This function the class file for the object (taking in account fallback
languages by using the fallback langauge's object but overloading the
language key) and returns that object. Nothing else happens.
When a message/etc is requested, a lazy load initializor is called. Now
the real work starts. We're first going to take the scenario that the
language is not cached. The system loads the Messages file by:
require( $filename );
$cache = compact( self::$mLocalisationKeys );
...where self::$mLocalisationKeys is the name of variables that could be
used in the localization file. This lets you use things like:
$fallback = false;
$rtl = false;
...and easily siphon them into arrays.
Then, we load the $fallback language (if not set, English) to fill in
the gaps in the messages. There is specialized behavior for certain
keys, as they can be mergeable maps, lists or alias lists (not sure what
the last one is).
== Caching ==
MediaWiki has lots of caching mechanisms built in, which make the code
somewhat more difficult to understand. Before doing any loading,
MediaWiki will check the following places to see if we can be lazy:
1. $mLocalisationCache[$code] - just a variable where it may have been
stashed
2. serialized/$code.ser - compiled serialized language file
3. Memcached version of file (with expiration checking)

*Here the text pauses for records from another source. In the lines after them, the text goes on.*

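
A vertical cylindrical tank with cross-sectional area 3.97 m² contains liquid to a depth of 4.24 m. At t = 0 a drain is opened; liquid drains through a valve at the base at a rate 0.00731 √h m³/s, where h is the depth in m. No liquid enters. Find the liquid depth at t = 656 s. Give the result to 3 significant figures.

2.12 m

Unsteady balance on liquid volume: A dh/dt = −0.00731 √h.
This is separable: 2 d(√h)/dt = −0.00731/A, so √h = √h₀ − (0.00731/(2A)) t.
√h = √4.24 − 0.00731·656/(2·3.97) = 2.0591 − 0.60395 = 1.4552.
h = 1.4552² = 2.1175 m.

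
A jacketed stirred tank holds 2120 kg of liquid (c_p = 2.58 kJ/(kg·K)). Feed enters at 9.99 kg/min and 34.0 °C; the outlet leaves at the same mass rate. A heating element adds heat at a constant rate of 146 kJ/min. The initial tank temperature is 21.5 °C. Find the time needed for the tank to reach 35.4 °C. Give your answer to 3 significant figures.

308 min

Unsteady energy balance on the tank contents: M c_p dT/dt = ṁ c_p (T_in − T) + 146.
τ = M/ṁ = 212.21 min; T_ss = T_in + Q̇/(ṁ c_p) = 39.665 °C.
T(t) = T_ss + (T₀ − T_ss) e^(−t/τ). Set T = 35.4:
e^(−t/τ) = (35.4 − 39.665)/(21.5 − 39.665) = 0.23477
t = −212.21 · ln(0.23477) = 307.52 min.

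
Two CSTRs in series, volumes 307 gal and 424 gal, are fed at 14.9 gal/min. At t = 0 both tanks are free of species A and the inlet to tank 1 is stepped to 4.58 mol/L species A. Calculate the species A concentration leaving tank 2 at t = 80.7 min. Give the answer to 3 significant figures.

Species balance on tank i: dCᵢ/dt = (Cᵢ₋₁ − Cᵢ)/τᵢ with τᵢ = Vᵢ/Q.
τ₁ = 307/14.9 = 20.604 min; τ₂ = 424/14.9 = 28.456 min.
Tank 1: C₁ = C_in(1 − e^(−t/τ₁)). Tank 2 (τ₁ ≠ τ₂): C₂ = C_in[1 − (τ₁ e^(−t/τ₁) − τ₂ e^(−t/τ₂))/(τ₁ − τ₂)].
At t = 80.7: e^(−t/τ₁) = 0.019906, e^(−t/τ₂) = 0.058665.
C₂ = 4.58·[1 − (20.604·0.019906 − 28.456·0.058665)/(-7.8523)] = 4.58·0.83964 = 3.8455 mol/L.

3.85 mol/L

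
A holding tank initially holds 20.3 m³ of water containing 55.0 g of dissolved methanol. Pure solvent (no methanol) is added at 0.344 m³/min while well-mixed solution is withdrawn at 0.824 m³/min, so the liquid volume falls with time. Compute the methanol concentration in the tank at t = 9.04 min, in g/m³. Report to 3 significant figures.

2.28 g/m³

Let m(t) be the amount of methanol. Volume: V(t) = V₀ + (Q_in − Q_out) t = 20.3 − 0.48000 t; V(9.04) = 15.961 m³.
Species balance (pure solvent in): dm/dt = −Q_out · m/V(t).
dm/m = −Q_out dt/(V₀ − 0.48000 t); integrating gives ln(m/m₀) = −(Q_out/(Q_in−Q_out)) ln(V/V₀).
m = m₀ (V₀/V)^(Q_out/(Q_in−Q_out)) = 55.0 × (20.3/15.961)^(-1.7167) = 36.398 g.
C = m/V = 36.398/15.961 = 2.2804 g/m³.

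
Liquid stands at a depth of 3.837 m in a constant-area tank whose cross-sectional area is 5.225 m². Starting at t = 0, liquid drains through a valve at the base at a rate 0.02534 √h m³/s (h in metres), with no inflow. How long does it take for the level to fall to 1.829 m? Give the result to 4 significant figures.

With no inflow, A dh/dt = −0.02534 √h.
Separate and integrate: 2(√h − √h₀) = −(0.02534/A) t.
t = 2A(√h₀ − √h)/0.02534 = 2·5.225·(√3.837 − √1.829)/0.02534
  = 10.4500 × (1.95883 − 1.35241) / 0.02534 = 250.083 s.

250.1 s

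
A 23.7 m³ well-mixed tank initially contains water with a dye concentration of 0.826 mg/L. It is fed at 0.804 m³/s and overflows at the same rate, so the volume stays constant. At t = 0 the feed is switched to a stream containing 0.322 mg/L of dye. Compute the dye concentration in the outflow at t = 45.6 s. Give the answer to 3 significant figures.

0.429 mg/L

Transient balance on the dissolved component: V dC/dt = Q(C_in − C).
Time constant τ = V/Q = 23.7/0.804 = 29.478 s.
This is linear first-order; C(t) = C_in + (C₀ − C_in) e^(−t/τ).
C(45.6) = 0.322 + (0.826 − 0.322)·e^(−45.6/29.478) = 0.322 + (0.50400)·0.21290 = 0.42930 mg/L.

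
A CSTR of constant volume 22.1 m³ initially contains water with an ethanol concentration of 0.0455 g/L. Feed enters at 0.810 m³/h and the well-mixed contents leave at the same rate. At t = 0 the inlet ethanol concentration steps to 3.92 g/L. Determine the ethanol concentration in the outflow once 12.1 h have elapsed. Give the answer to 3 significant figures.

1.43 g/L

Accumulation = in − out for the solute gives V dC/dt = Q(C_in − C).
So dC/dt = (C_in − C)/τ with τ = V/Q = 22.1/0.810 = 27.284 h.
This is linear first-order; C(t) = C_in + (C₀ − C_in) e^(−t/τ).
C(12.1) = 3.92 + (0.0455 − 3.92)·e^(−12.1/27.284) = 3.92 + (-3.8745)·0.64180 = 1.4334 g/L.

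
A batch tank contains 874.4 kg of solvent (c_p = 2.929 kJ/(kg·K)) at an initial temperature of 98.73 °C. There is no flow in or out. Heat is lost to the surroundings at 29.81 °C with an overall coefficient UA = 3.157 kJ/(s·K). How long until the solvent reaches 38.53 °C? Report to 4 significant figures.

1677 s

M c_p dT/dt = −UA(T − T_amb).
τ = M c_p/UA = 811.250 s; T_ss = T_amb = 29.8100 °C.
T(t) = T_ss + (T₀ − T_ss)e^(−t/τ); set T = 38.53:
t = −τ ln[(T − T_ss)/(T₀ − T_ss)] = −811.250 · ln(0.126524) = 1677.12 s.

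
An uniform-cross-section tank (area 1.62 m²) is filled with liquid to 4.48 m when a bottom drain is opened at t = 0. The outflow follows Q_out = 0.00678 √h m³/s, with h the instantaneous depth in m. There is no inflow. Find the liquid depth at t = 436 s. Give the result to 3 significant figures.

Mass balance (ρ constant): A dh/dt = −0.00678 √h.
This is separable: 2 d(√h)/dt = −0.00678/A, so √h = √h₀ − (0.00678/(2A)) t.
√h = √4.48 − 0.00678·436/(2·1.62) = 2.1166 − 0.91237 = 1.2042.
h = 1.2042² = 1.4502 m.

1.45 m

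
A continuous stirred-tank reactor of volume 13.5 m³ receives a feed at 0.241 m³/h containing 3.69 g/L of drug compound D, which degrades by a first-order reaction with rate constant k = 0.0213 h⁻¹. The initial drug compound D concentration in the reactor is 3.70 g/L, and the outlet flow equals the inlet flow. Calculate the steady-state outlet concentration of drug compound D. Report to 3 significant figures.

Species balance: V dC/dt = Q C_in − Q C − k V C.
At steady state: 0 = Q C_in − (Q + kV) C_ss, so C_ss = Q C_in/(Q + kV).
C_ss = 0.241·3.69/(0.241 + 0.0213·13.5) = 0.88929/0.52855 = 1.6825 g/L.

1.68 g/L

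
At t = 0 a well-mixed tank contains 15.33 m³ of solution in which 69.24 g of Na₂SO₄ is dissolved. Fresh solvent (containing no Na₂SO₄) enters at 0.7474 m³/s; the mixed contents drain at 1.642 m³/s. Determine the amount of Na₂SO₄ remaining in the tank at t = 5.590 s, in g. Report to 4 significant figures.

Total volume: dV/dt = Q_in − Q_out = -0.894600 m³/s, so V(t) = 15.33 − 0.894600 t and V(5.590) = 10.3292 m³.
No Na₂SO₄ enters, so dm/dt = −Q_out · (m/V).
dm/m = −Q_out dt/(V₀ − 0.894600 t); integrating gives ln(m/m₀) = −(Q_out/(Q_in−Q_out)) ln(V/V₀).
m = m₀ (V₀/V)^(Q_out/(Q_in−Q_out)) = 69.24 × (15.33/10.3292)^(-1.83546) = 33.5444 g.

33.54 g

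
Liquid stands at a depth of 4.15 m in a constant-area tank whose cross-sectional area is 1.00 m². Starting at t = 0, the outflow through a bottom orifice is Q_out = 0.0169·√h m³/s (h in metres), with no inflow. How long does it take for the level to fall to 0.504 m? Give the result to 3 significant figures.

157 s

Volume balance on the tank: A dh/dt = −0.0169 √h.
Separate and integrate: 2(√h − √h₀) = −(0.0169/A) t.
t = 2A(√h₀ − √h)/0.0169 = 2·1.00·(√4.15 − √0.504)/0.0169
  = 2.0000 × (2.0372 − 0.70993) / 0.0169 = 157.07 s.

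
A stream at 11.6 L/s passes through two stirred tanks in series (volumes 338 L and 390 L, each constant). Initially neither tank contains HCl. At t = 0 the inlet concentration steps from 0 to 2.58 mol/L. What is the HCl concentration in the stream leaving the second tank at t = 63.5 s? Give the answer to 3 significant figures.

Time constants: τᵢ = Vᵢ/Q for each well-mixed tank.
τ₁ = 338/11.6 = 29.138 s; τ₂ = 390/11.6 = 33.621 s.
Solving the cascade with C₁(0)=C₂(0)=0 gives C₂(t) = C_in[1 − (τ₁ e^(−t/τ₁) − τ₂ e^(−t/τ₂))/(τ₁ − τ₂)].
At t = 63.5: e^(−t/τ₁) = 0.11312, e^(−t/τ₂) = 0.15127.
C₂ = 2.58·[1 − (29.138·0.11312 − 33.621·0.15127)/(-4.4828)] = 2.58·0.60080 = 1.5501 mol/L.

1.55 mol/L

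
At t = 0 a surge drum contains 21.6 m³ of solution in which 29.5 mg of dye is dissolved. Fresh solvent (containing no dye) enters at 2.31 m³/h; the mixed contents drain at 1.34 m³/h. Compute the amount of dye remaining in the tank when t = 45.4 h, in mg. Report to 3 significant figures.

6.35 mg

Total volume: dV/dt = Q_in − Q_out = 0.97000 m³/h, so V(t) = 21.6 + 0.97000 t and V(45.4) = 65.638 m³.
Solute balance: dm/dt = 0 − Q_out C = −Q_out m/V(t).
Separate: dm/m = −Q_out dt/V(t) ⇒ ln(m/m₀) = −(Q_out/(Q_in−Q_out)) ln(V/V₀).
m = m₀ (V₀/V)^(Q_out/(Q_in−Q_out)) = 29.5 × (21.6/65.638)^(1.3814) = 6.3533 mg.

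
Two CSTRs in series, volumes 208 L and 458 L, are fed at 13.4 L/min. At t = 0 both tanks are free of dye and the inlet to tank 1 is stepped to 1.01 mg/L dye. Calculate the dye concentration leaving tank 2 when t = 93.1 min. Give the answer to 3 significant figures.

0.891 mg/L

Each tank obeys Vᵢ dCᵢ/dt = Q(Cᵢ₋₁ − Cᵢ), so τᵢ = Vᵢ/Q.
τ₁ = 208/13.4 = 15.522 min; τ₂ = 458/13.4 = 34.179 min.
Solving the cascade with C₁(0)=C₂(0)=0 gives C₂(t) = C_in[1 − (τ₁ e^(−t/τ₁) − τ₂ e^(−t/τ₂))/(τ₁ − τ₂)].
At t = 93.1: e^(−t/τ₁) = 0.0024842, e^(−t/τ₂) = 0.065619.
C₂ = 1.01·[1 − (15.522·0.0024842 − 34.179·0.065619)/(-18.657)] = 1.01·0.88185 = 0.89067 mg/L.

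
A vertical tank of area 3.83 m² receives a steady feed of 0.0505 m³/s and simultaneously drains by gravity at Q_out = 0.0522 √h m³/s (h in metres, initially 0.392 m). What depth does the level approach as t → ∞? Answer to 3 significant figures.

Unsteady balance on liquid volume: A dh/dt = Q_in − 0.0522 √h. At steady state dh/dt = 0:
Q_in = 0.0522 √h_ss ⇒ √h_ss = 0.0505/0.0522 = 0.96743.
h_ss = 0.96743² = 0.93593 m. (Since h₀ = 0.392 m < h_ss, the level will rise toward this value.)

0.936 m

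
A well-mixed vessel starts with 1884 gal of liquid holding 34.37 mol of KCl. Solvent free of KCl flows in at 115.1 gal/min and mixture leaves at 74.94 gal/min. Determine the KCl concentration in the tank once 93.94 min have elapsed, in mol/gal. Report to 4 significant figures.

0.0007810 mol/gal

Let m(t) be the amount of KCl. Volume: V(t) = V₀ + (Q_in − Q_out) t = 1884 + 40.1600 t; V(93.94) = 5656.63 gal.
Solute balance: dm/dt = 0 − Q_out C = −Q_out m/V(t).
dm/m = −Q_out dt/(V₀ + 40.1600 t); integrating gives ln(m/m₀) = −(Q_out/(Q_in−Q_out)) ln(V/V₀).
m = m₀ (V₀/V)^(Q_out/(Q_in−Q_out)) = 34.37 × (1884/5656.63)^(1.86604) = 4.41764 mol.
C = m/V = 4.41764/5656.63 = 0.000780967 mol/gal.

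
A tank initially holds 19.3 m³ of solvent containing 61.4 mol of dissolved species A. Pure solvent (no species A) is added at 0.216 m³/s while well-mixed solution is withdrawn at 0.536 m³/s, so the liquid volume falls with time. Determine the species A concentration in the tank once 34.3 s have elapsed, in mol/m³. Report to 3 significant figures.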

Expiration checking consists of by ensuring all dependencies have
filemtime that match the ones bundled with the cached copy. Similar
checking could be implemented for serialized versions, as it seems that
they are not updated until manually recompiled.
== Behavior ==
Things that are localizable:
- Weekdays (and abbrev)
- Months (and abbrev)
- Bookstores
- Skin names
- Math names
- Date preferences
- Date format
- Default date format
- Date preference migration map
- Default user option overrides
- Language names
- Timezones
- Character encoding conversion via iconv
- UpperLowerCase first (needs casemaps for some)
- UpperLowerCase
- Uppercase words
- Uppercase word breaks
- Case folding
- Strip punctuation for MySQL search
- Get first character
- Alternate encoding
- Recoding for edit (and then recode input)
- RTL
- Direction mark character depending on RTL
- Arrow depending on RTL
- Languages where italics cannot be used
- Number formatting (commafy, transform digits, transform separators)
- Truncate (multibyte)
- Grammar conversions for inflected languages
- Plural transformations
- Formatting expiry times
- Segmenting for diffs (Chinese)
- Convert to variants of language
- Language specific user preference options
- Link trails [[foo]]bar
- Language code (RFC 3066)
Neat functionality:
- I18N sprintfDate
- Roman numeral formatting